A flood destroys all flesh on Earth except for those on Noah's Ark. Sakla gives the Earth to Noah and his sons to rule over in kingly fashion. Some people, sent from the knowledge of great eternal realms and angels, defy Sakla and live in knowledge of incorruptibility. Noah then divides the Earth among his sons Ham, Japheth and Shem and warns them to serve Sakla in fear and slavery. The seed of Ham and Japheth forms twelve kingdoms. Sakla again tries to destroy the pure who know of the eternal God. Fire, sulfur, and blinding mist come over the realms, and the inhabitants cannot see. But great clouds of light descend, and Abrasax, Sablo, and Gamaliel come to rescue the people and take them to the eternal realms where they will be like angels.

The illuminator of knowledge saves the pure for the third time, leaving Sakla disturbed and wondering where the higher power comes from. 13 different kingdoms each have their own belief about the origin of the illuminator.
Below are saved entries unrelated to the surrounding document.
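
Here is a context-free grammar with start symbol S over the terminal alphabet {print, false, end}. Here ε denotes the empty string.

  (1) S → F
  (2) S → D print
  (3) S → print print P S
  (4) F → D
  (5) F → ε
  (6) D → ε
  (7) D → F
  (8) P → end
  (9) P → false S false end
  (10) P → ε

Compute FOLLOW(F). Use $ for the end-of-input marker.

FIRST(P) = {ε, end, false}
FIRST(S) = {ε, print}  (via F, D print)
FIRST(F) = {ε}  (via D)
FIRST(D) = {ε}  (via F)
FOLLOW(S) includes $ since S is the start symbol.
FOLLOW(S): in S→print print P S, the suffix after S is empty (adds nothing new); in P→false S false end, S is followed by false end with FIRST {false}. Thus FOLLOW(S) = {$, false}.
FOLLOW(P): in S→print print P S, P is followed by S with FIRST {ε, print}; in S→print print P S, the suffix after P is nullable, so FOLLOW(P) ⊇ FOLLOW(S) = {$, false}. Thus FOLLOW(P) = {$, false, print}.
FOLLOW(F): in S→F, the suffix after F is empty, so FOLLOW(F) ⊇ FOLLOW(S) = {$, false}; in D→F, the suffix after F is empty, so FOLLOW(F) ⊇ FOLLOW(D) = {$, false, print}. Thus FOLLOW(F) = {$, false, print}.
FOLLOW(D): in S→D print, D is followed by print with FIRST {print}; in F→D, the suffix after D is empty, so FOLLOW(D) ⊇ FOLLOW(F) = {$, false, print}. Thus FOLLOW(D) = {$, false, print}.

{$, false, print}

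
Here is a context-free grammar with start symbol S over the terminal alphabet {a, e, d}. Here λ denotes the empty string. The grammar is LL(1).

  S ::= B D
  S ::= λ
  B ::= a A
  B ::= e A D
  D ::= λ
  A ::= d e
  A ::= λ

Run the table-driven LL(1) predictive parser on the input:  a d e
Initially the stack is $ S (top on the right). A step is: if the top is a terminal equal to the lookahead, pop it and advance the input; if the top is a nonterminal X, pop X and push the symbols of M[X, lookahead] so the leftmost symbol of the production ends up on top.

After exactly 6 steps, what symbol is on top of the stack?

step 1: stack=$ S  input=a d e $  — expand S ::= B D
step 2: stack=$ D B  input=a d e $  — expand B ::= a A
step 3: stack=$ D A a  input=a d e $  — match a
step 4: stack=$ D A  input=d e $  — expand A ::= d e
step 5: stack=$ D e d  input=d e $  — match d
step 6: stack=$ D e  input=e $  — match e
Stack after step 6: $ D (top = D).

D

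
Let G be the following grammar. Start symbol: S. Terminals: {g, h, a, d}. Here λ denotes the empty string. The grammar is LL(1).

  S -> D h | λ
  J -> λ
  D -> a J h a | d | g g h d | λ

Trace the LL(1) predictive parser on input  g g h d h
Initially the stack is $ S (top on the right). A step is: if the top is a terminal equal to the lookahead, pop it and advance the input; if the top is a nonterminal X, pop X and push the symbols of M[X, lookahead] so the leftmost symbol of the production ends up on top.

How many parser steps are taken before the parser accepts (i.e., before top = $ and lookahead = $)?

7

step 1: stack=$ S  input=g g h d h $  — expand S -> D h
step 2: stack=$ h D  input=g g h d h $  — expand D -> g g h d
step 3: stack=$ h d h g g  input=g g h d h $  — match g
step 4: stack=$ h d h g  input=g h d h $  — match g
step 5: stack=$ h d h  input=h d h $  — match h
step 6: stack=$ h d  input=d h $  — match d
step 7: stack=$ h  input=h $  — match h
Accept reached after 7 steps.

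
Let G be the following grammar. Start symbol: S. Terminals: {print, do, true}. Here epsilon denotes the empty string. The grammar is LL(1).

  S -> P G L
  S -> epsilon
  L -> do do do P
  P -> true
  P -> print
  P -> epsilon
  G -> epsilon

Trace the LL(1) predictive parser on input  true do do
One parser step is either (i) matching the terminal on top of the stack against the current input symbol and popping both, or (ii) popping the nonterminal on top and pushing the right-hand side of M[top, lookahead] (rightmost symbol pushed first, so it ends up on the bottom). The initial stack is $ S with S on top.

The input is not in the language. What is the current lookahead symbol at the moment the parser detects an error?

     Stack         Input         Action
  1  $ S           true do do $  expand S -> P G L
  2  $ L G P       true do do $  expand P -> true
  3  $ L G true    true do do $  match true
  4  $ L G         do do $       expand G -> epsilon
  5  $ L           do do $       expand L -> do do do P
  6  $ P do do do  do do $       match do
  7  $ P do do     do $          match do
  8  $ P do        $             error: top is terminal do but lookahead is $

$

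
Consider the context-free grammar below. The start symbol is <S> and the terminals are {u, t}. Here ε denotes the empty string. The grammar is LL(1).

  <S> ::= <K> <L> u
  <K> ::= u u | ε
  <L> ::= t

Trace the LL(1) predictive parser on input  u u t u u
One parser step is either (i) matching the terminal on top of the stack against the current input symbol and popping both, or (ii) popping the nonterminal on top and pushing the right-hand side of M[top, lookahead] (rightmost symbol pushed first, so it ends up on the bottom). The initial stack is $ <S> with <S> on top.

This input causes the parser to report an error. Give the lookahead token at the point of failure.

u

step 1: stack=$ <S>  input=u u t u u $  — expand <S> ::= <K> <L> u
step 2: stack=$ u <L> <K>  input=u u t u u $  — expand <K> ::= u u
step 3: stack=$ u <L> u u  input=u u t u u $  — match u
step 4: stack=$ u <L> u  input=u t u u $  — match u
step 5: stack=$ u <L>  input=t u u $  — expand <L> ::= t
step 6: stack=$ u t  input=t u u $  — match t
step 7: stack=$ u  input=u u $  — match u
step 8: stack=$  input=u $  — error: stack empty but input remains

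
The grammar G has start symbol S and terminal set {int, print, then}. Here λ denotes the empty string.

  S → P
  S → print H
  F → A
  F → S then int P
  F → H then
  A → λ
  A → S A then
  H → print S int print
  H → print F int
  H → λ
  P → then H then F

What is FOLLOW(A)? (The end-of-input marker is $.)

{$, int, print, then}

FIRST(H) = {λ, print}
FIRST(P) = {then}
FIRST(S) = {print, then}  (via P)
FIRST(A) = {λ, print, then}  (via S A then)
FIRST(F) = {λ, print, then}  (via A, S then int P, H then)
FOLLOW(S) includes $ since S is the start symbol.
FOLLOW(S): in F→S then int P, S is followed by then int P with FIRST {then}; in A→S A then, S is followed by A then with FIRST {print, then}; in H→print S int print, S is followed by int print with FIRST {int}. Thus FOLLOW(S) = {$, int, print, then}.
FOLLOW(H): in S→print H, the suffix after H is empty, so FOLLOW(H) ⊇ FOLLOW(S) = {$, int, print, then}; in F→H then, H is followed by then with FIRST {then}; in P→then H then F, H is followed by then F with FIRST {then}. Thus FOLLOW(H) = {$, int, print, then}.
FOLLOW(F): in H→print F int, F is followed by int with FIRST {int}; in P→then H then F, the suffix after F is empty, so FOLLOW(F) ⊇ FOLLOW(P) = {$, int, print, then}. Thus FOLLOW(F) = {$, int, print, then}.
FOLLOW(A): in F→A, the suffix after A is empty, so FOLLOW(A) ⊇ FOLLOW(F) = {$, int, print, then}; in A→S A then, A is followed by then with FIRST {then}. Thus FOLLOW(A) = {$, int, print, then}.
FOLLOW(P): in S→P, the suffix after P is empty, so FOLLOW(P) ⊇ FOLLOW(S) = {$, int, print, then}; in F→S then int P, the suffix after P is empty, so FOLLOW(P) ⊇ FOLLOW(F) = {$, int, print, then}. Thus FOLLOW(P) = {$, int, print, then}.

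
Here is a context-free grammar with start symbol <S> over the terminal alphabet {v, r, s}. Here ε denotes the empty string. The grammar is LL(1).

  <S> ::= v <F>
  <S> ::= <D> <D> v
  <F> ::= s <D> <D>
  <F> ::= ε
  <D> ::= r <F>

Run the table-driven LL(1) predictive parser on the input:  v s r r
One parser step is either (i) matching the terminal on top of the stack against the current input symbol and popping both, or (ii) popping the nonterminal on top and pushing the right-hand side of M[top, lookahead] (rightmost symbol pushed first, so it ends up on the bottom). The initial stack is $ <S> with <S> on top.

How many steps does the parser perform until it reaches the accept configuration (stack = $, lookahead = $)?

step 1: stack=$ <S>  input=v s r r $  — expand <S> ::= v <F>
step 2: stack=$ <F> v  input=v s r r $  — match v
step 3: stack=$ <F>  input=s r r $  — expand <F> ::= s <D> <D>
step 4: stack=$ <D> <D> s  input=s r r $  — match s
step 5: stack=$ <D> <D>  input=r r $  — expand <D> ::= r <F>
step 6: stack=$ <D> <F> r  input=r r $  — match r
step 7: stack=$ <D> <F>  input=r $  — expand <F> ::= ε
step 8: stack=$ <D>  input=r $  — expand <D> ::= r <F>
step 9: stack=$ <F> r  input=r $  — match r
step 10: stack=$ <F>  input=$  — expand <F> ::= ε
Accept reached after 10 steps.

10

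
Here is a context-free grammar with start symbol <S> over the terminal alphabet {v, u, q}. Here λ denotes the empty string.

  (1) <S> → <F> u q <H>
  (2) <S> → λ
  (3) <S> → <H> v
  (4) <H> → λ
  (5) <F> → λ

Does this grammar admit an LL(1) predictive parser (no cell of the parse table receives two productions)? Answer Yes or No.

Yes

FIRST(<S>) = {λ, u, v}
FIRST(<H>) = {λ}
FIRST(<F>) = {λ}
FOLLOW(<S>) = {$}
FOLLOW(<H>) = {$, v}
FOLLOW(<F>) = {u}
Each cell of M receives at most one production.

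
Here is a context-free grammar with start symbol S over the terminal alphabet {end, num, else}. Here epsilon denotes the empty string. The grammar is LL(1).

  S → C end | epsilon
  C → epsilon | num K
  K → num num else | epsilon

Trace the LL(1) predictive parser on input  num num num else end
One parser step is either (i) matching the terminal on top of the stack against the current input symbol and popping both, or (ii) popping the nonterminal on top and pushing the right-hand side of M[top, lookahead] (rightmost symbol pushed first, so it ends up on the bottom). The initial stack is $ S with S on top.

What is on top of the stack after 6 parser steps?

     Stack               Input                   Action
  1  $ S                 num num num else end $  expand S → C end
  2  $ end C             num num num else end $  expand C → num K
  3  $ end K num         num num num else end $  match num
  4  $ end K             num num else end $      expand K → num num else
  5  $ end else num num  num num else end $      match num
  6  $ end else num      num else end $          match num
Stack after step 6: $ end else (top = else).

else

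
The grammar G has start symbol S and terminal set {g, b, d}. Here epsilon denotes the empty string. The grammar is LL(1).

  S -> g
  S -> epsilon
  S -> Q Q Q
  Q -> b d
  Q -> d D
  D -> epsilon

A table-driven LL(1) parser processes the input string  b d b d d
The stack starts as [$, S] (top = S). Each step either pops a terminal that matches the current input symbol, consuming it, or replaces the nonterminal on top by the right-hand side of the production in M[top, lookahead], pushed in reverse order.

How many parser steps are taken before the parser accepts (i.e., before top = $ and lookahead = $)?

      Stack      Input        Action
   1  $ S        b d b d d $  expand S -> Q Q Q
   2  $ Q Q Q    b d b d d $  expand Q -> b d
   3  $ Q Q d b  b d b d d $  match b
   4  $ Q Q d    d b d d $    match d
   5  $ Q Q      b d d $      expand Q -> b d
   6  $ Q d b    b d d $      match b
   7  $ Q d      d d $        match d
   8  $ Q        d $          expand Q -> d D
   9  $ D d      d $          match d
  10  $ D        $            expand D -> epsilon
Accept reached after 10 steps.

10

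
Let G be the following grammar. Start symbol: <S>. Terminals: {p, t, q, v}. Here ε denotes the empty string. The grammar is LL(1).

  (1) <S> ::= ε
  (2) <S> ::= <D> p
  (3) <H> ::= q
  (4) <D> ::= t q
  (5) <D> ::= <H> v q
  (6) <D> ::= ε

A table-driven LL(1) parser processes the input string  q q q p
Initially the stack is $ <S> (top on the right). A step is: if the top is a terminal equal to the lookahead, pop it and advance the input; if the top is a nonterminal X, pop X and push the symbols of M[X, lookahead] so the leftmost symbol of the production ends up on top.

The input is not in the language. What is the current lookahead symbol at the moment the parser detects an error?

q

     Stack        Input      Action
  1  $ <S>        q q q p $  expand <S> ::= <D> p
  2  $ p <D>      q q q p $  expand <D> ::= <H> v q
  3  $ p q v <H>  q q q p $  expand <H> ::= q
  4  $ p q v q    q q q p $  match q
  5  $ p q v      q q p $    error: top is terminal v but lookahead is q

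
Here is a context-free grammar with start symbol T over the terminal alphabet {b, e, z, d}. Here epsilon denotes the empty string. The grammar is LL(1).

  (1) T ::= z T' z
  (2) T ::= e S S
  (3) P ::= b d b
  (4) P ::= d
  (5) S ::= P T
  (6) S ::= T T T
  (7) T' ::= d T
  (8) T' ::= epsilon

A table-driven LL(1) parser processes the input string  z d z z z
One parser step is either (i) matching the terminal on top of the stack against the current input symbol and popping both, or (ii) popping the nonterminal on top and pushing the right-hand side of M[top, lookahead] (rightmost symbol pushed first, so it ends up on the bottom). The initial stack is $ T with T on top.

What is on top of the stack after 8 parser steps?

z

step 1: stack=$ T  input=z d z z z $  — expand T ::= z T' z
step 2: stack=$ z T' z  input=z d z z z $  — match z
step 3: stack=$ z T'  input=d z z z $  — expand T' ::= d T
step 4: stack=$ z T d  input=d z z z $  — match d
step 5: stack=$ z T  input=z z z $  — expand T ::= z T' z
step 6: stack=$ z z T' z  input=z z z $  — match z
step 7: stack=$ z z T'  input=z z $  — expand T' ::= epsilon
step 8: stack=$ z z  input=z z $  — match z
Stack after step 8: $ z (top = z).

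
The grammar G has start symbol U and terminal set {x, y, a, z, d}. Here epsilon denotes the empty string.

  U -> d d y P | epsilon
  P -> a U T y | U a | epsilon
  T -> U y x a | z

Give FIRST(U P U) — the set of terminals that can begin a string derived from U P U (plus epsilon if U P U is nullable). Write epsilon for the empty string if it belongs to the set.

FIRST(U): from U->d d y P we get {d}; from U->epsilon we get {epsilon}. So FIRST(U) = {epsilon, d}.
FIRST(P): from P->a U T y we get {a}; from P->U a we get {a, d}; from P->epsilon we get {epsilon}. So FIRST(P) = {epsilon, a, d}.
FIRST(T): from T->U y x a we get {d, y}; from T->z we get {z}. So FIRST(T) = {d, y, z}.
FIRST(U P U): take FIRST of each symbol in turn, carrying on past any symbol whose FIRST contains epsilon; result {epsilon, a, d}.

{epsilon, a, d}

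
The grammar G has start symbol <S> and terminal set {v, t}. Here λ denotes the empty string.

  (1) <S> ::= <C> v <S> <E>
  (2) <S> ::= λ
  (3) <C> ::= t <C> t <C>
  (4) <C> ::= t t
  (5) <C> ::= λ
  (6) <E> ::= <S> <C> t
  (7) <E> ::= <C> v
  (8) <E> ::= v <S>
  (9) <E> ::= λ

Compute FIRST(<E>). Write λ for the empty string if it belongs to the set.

{λ, t, v}

FIRST(<C>) = {λ, t}
FIRST(<S>) = {λ, t, v}  (via <C> v <S> <E>)
FIRST(<E>) = {λ, t, v}  (via <S> <C> t, <C> v)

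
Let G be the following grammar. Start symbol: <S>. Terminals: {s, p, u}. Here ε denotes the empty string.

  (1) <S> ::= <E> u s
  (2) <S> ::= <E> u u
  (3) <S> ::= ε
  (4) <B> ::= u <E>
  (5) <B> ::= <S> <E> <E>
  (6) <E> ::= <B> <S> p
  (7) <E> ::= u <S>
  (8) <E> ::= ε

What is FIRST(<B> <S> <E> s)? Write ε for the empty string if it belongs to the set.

FIRST(<S>) = {ε, p, u}  (via <E> u s, <E> u u)
FIRST(<B>) = {ε, p, u}  (via <S> <E> <E>)
FIRST(<E>) = {ε, p, u}  (via <B> <S> p)
FIRST(<B> <S> <E> s): take FIRST of each symbol in turn, carrying on past any symbol whose FIRST contains ε; result {p, s, u}.

{p, s, u}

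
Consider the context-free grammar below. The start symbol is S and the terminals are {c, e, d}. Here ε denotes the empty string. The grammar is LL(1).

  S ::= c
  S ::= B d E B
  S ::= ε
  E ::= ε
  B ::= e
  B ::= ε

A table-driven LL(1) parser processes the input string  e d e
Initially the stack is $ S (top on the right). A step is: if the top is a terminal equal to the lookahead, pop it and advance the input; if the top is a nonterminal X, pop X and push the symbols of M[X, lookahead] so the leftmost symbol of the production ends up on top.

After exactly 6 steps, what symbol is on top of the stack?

     Stack      Input    Action
  1  $ S        e d e $  expand S ::= B d E B
  2  $ B E d B  e d e $  expand B ::= e
  3  $ B E d e  e d e $  match e
  4  $ B E d    d e $    match d
  5  $ B E      e $      expand E ::= ε
  6  $ B        e $      expand B ::= e
Stack after step 6: $ e (top = e).

e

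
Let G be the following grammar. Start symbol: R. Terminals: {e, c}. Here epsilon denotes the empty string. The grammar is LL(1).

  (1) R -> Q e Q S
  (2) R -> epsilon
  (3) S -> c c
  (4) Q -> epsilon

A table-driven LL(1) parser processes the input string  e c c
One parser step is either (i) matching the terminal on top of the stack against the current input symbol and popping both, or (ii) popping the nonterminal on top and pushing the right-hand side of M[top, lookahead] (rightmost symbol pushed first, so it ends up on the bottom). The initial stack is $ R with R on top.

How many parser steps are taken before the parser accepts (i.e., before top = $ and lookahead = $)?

7

step 1: stack=$ R  input=e c c $  — expand R -> Q e Q S
step 2: stack=$ S Q e Q  input=e c c $  — expand Q -> epsilon
step 3: stack=$ S Q e  input=e c c $  — match e
step 4: stack=$ S Q  input=c c $  — expand Q -> epsilon
step 5: stack=$ S  input=c c $  — expand S -> c c
step 6: stack=$ c c  input=c c $  — match c
step 7: stack=$ c  input=c $  — match c
Accept reached after 7 steps.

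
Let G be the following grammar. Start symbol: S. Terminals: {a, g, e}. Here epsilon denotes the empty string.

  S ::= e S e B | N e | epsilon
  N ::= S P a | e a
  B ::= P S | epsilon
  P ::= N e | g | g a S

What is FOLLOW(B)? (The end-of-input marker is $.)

{$, a, e, g}

FIRST(S): from S::=e S e B we get {e}; from S::=N e we get {e, g}; from S::=epsilon we get {epsilon}. So FIRST(S) = {epsilon, e, g}.
FIRST(N): from N::=S P a we get {e, g}; from N::=e a we get {e}. So FIRST(N) = {e, g}.
FIRST(P): from P::=N e we get {e, g}; from P::=g we get {g}; from P::=g a S we get {g}. So FIRST(P) = {e, g}.
FIRST(B): from B::=P S we get {e, g}; from B::=epsilon we get {epsilon}. So FIRST(B) = {epsilon, e, g}.
FOLLOW(S) includes $ since S is the start symbol.
FOLLOW(N): in S::=N e, N is followed by e with FIRST {e}; in P::=N e, N is followed by e with FIRST {e}. Thus FOLLOW(N) = {e}.
FOLLOW(S): in S::=e S e B, S is followed by e B with FIRST {e}; in N::=S P a, S is followed by P a with FIRST {e, g}; in B::=P S, the suffix after S is empty, so FOLLOW(S) ⊇ FOLLOW(B) = {$, a, e, g}; in P::=g a S, the suffix after S is empty, so FOLLOW(S) ⊇ FOLLOW(P) = {$, a, e, g}. Thus FOLLOW(S) = {$, a, e, g}.
FOLLOW(B): in S::=e S e B, the suffix after B is empty, so FOLLOW(B) ⊇ FOLLOW(S) = {$, a, e, g}. Thus FOLLOW(B) = {$, a, e, g}.
FOLLOW(P): in N::=S P a, P is followed by a with FIRST {a}; in B::=P S, P is followed by S with FIRST {epsilon, e, g}; in B::=P S, the suffix after P is nullable, so FOLLOW(P) ⊇ FOLLOW(B) = {$, a, e, g}. Thus FOLLOW(P) = {$, a, e, g}.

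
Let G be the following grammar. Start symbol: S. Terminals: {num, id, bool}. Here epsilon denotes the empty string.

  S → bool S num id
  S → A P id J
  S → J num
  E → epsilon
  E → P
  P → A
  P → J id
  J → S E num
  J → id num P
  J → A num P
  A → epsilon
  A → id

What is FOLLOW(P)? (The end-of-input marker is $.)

FIRST(A): from A→epsilon we get {epsilon}; from A→id we get {id}. So FIRST(A) = {epsilon, id}.
FIRST(S): from S→bool S num id we get {bool}; from S→A P id J we get {bool, id, num}; from S→J num we get {bool, id, num}. So FIRST(S) = {bool, id, num}.
FIRST(J): from J→S E num we get {bool, id, num}; from J→id num P we get {id}; from J→A num P we get {id, num}. So FIRST(J) = {bool, id, num}.
FIRST(P): from P→A we get {epsilon, id}; from P→J id we get {bool, id, num}. So FIRST(P) = {epsilon, bool, id, num}.
FIRST(E): from E→epsilon we get {epsilon}; from E→P we get {epsilon, bool, id, num}. So FIRST(E) = {epsilon, bool, id, num}.
FOLLOW(S) includes $ since S is the start symbol.
FOLLOW(S): in S→bool S num id, S is followed by num id with FIRST {num}; in J→S E num, S is followed by E num with FIRST {bool, id, num}. Thus FOLLOW(S) = {$, bool, id, num}.
FOLLOW(E): in J→S E num, E is followed by num with FIRST {num}. Thus FOLLOW(E) = {num}.
FOLLOW(J): in S→A P id J, the suffix after J is empty, so FOLLOW(J) ⊇ FOLLOW(S) = {$, bool, id, num}; in S→J num, J is followed by num with FIRST {num}; in P→J id, J is followed by id with FIRST {id}. Thus FOLLOW(J) = {$, bool, id, num}.
FOLLOW(P): in S→A P id J, P is followed by id J with FIRST {id}; in E→P, the suffix after P is empty, so FOLLOW(P) ⊇ FOLLOW(E) = {num}; in J→id num P, the suffix after P is empty, so FOLLOW(P) ⊇ FOLLOW(J) = {$, bool, id, num}; in J→A num P, the suffix after P is empty, so FOLLOW(P) ⊇ FOLLOW(J) = {$, bool, id, num}. Thus FOLLOW(P) = {$, bool, id, num}.
FOLLOW(A): in S→A P id J, A is followed by P id J with FIRST {bool, id, num}; in P→A, the suffix after A is empty, so FOLLOW(A) ⊇ FOLLOW(P) = {$, bool, id, num}; in J→A num P, A is followed by num P with FIRST {num}. Thus FOLLOW(A) = {$, bool, id, num}.

{$, bool, id, num}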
Douglas M. Parrott argues that this section was originally an independent work that is influenced by the author's Egyptian surroundings:

1. The first kingdom believes that he came from a spirit.
2. The second kingdom believes that he came from a great prophet.
3. The third kingdom believes that he came from a virgin womb and was brought to a desert place.
4. The fourth kingdom believes that he came from a virgin who was sought by Solomon and his armies.
5. The fifth kingdom believes that he came from a drop from heaven and was thrown into the sea.
6. The sixth kingdom believes that he was born of a woman who became pregnant from the desire of flowers.
7. The seventh kingdom believes that he is a drop that came from heaven to earth and was brought up by dragons.
8. The eighth kingdom believes that he came from a cloud that enveloped a rock.
9. The ninth kingdom believes that he was born of a muse who became pregnant from her own desire.
10. The tenth kingdom believes that he was born of a cloud of desire that his god loved.
11. The eleventh kingdom believes that he was cast out in the desert by his mother and was nourished by an angel.
12. The twelfth kingdom believes that he came from two luminaries.
13. The thirteenth kingdom believes that every birth of their ruler is a word, and this word received a mandate.

However, the generation without a king believes that God chose him from all the eternal realms.

The text concludes with a prophecy about a group of people who will fight against the power and be covered by a cloud of darkness. The people who do not follow the power and have a knowledge of the truth will be blessed and live forever. The text then criticizes those who have followed the power and defiled the water of life, saying their works are not of the truth. The people who follow the truth will be known up to the great eternal realms, and their words will be called words of incorruptibility and truth. The holy baptism is described as being of the eternal knowledge through those born of the word and the imperishable illuminators, who came from the holy seed Yesseus Mazareus Yessedekeus.